A nurse is caring for a client who is experiencing fluid volume deficit. Which signs should the nurse document as part of the assessment that correlates with a fluid volume deficit? Select all that apply.

Reduced skin turgor Decreased blood pressure Decreased urine output Increased pulse rate

A nurse is administering a blood transfusion for a patient following surgery. During the transfusion, the patient displays signs of dyspnea, dry cough, and pulmonary edema. What would be the nurse's priority actions related to these symptoms?

Slow or stop the infusion; monitor vital signs, notify the health care provider, place the patient in upright position with feet dependent.

A nurse is administering a blood transfusion to a client. After 15 minutes, the client reports difficulty breathing. What is the first action by the nurse?

Stop the transfusion and infuse normal saline using a new administration set.

Which statement most accurately describes the process of osmosis?

Water moves from an area of lower solute concentration to an area of higher solute concentration.

The primary extracellular electrolytes are:

sodium, chloride, and bicarbonate.

An infant is brought to the emergency room with dehydration due to vomiting. After several failed attempts to start an IV, the nurse observes a scalp vein. When accessing the scalp vein, the nurse should use:

winged infusion needle

While in the dining room at the hospital, the nurse notes a client has forceful coughs. Which actions would the nurse take to assist this client? Select all that apply.

Allow the client to cough. Assess for a weak, ineffective cough.

A client with a diagnosis of colon cancer has opted for a treatment plan that will include several rounds of chemotherapy. What vascular access device is most likely to meet this client's needs?

An implanted central venous access device (CVAD)

A nurse is flushing a patient's peripheral venous access device. The nurse finds that the access site is leaking fluid during flushing. What would be the nurse's priority intervention in this situation?

Remove the IV from the site and start at another location.

The client is being discharged and has a prescription to have the PICC (peripherally inserted central catheter) discontinued prior to discharge. The nurse has checked the chart. The PICC has been inserted in the client's arm to the 30 cm mark. What interventions would the nurse include when discontinuing the PICC? Select all that apply.
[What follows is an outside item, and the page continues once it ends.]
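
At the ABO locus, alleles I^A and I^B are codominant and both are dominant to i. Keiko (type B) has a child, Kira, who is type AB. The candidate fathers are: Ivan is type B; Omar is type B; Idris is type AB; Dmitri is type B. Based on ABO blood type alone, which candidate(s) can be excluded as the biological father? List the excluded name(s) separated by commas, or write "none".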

Remove the catheter slowly, keeping the catheter parallel to the client's skin. Measure the catheter and ensure 30 cm of the catheter has been removed.

Arterial blood gases have been drawn on the client. The nurse reviews the results. • pH is 7.31 • PaO2 92 mm Hg • PaCO2 50 mm Hg • HCO3 28 mEq/L (mmol/L) How will the nurse interpret these ABG results? Select all that apply.

Respiratory Acidosis Partial Compensation

Upon assessment of a client's peripheral intravenous site, the nurse notices the area is red and warm. The client complains of pain when the nurse gently palpates the area. These signs and symptoms are indicative of:

phlebitis

A nurse is changing a client's peripheral venous access dressing. The nurse finds that the site is bleeding and oozing. Which type of dressing should the nurse use for this client?